My dichotomy was between the parent and the grandparent.

I totally agree that not addressing issues and not bring (constructive!) criticism is a poor strategy. But your persons A and B have the same problem: they're critical without being providing any actual information. Person B just compounds it by also being a jerk.

As a programmer/businessperson, I'm not interested in making people feel good about poor quality work. I'm interested in people who want to improve themselves and the overall product, and ideally, enjoy the process. I just don't see how insulting code or people helps. I think it's perfectly possible to hold high standards on code and respectful conduct, and it's perfectly possible for people to rise to those standards, guided by constructive criticism.


I've been programming professionally for over 10 years, and when I see some weird code, I still try to figure out who wrote it and ask him before I change it. Often he admits it's shit and needs to be changed, or he just doesn't know anymore, but sometimes there was actually a very good reason for doing it like that.

Those few times make it worth to never judge too early.

Blindly assuming you know better is arrogant and will inevitably lead to problems. Discussing the underlying reasons will almost always teach you something.

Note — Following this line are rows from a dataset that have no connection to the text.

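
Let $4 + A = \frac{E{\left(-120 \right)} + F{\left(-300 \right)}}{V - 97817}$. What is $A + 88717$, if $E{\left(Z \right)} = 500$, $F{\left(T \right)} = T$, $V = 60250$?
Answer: $\frac{3332681071}{37567} \approx 88713.0$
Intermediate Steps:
$A = - \frac{150468}{37567}$ ($A = -4 + \frac{500 - 300}{60250 - 97817} = -4 + \frac{200}{-37567} = -4 + 200 \left(- \frac{1}{37567}\right) = -4 - \frac{200}{37567} = - \frac{150468}{37567} \approx -4.0053$)
$A + 88717 = - \frac{150468}{37567} + 88717 = \frac{3332681071}{37567}$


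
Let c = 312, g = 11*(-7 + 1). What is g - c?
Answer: -378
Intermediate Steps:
g = -66 (g = 11*(-6) = -66)
g - c = -66 - 1*312 = -66 - 312 = -378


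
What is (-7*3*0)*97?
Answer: 0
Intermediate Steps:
(-7*3*0)*97 = -21*0*97 = 0*97 = 0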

Needed to add on to this - without knowing what good code is, you can't learn much from bad code, and likely won't be able to identify it.


Exactly, that "Why did he write it this weird way?" helps you understand the programmer who wrote it (his level of expertise) and gives the opportunity to analyse the tradeoffs he made. This helps discern between real shit and unpleasant code that had to be written/structured that way.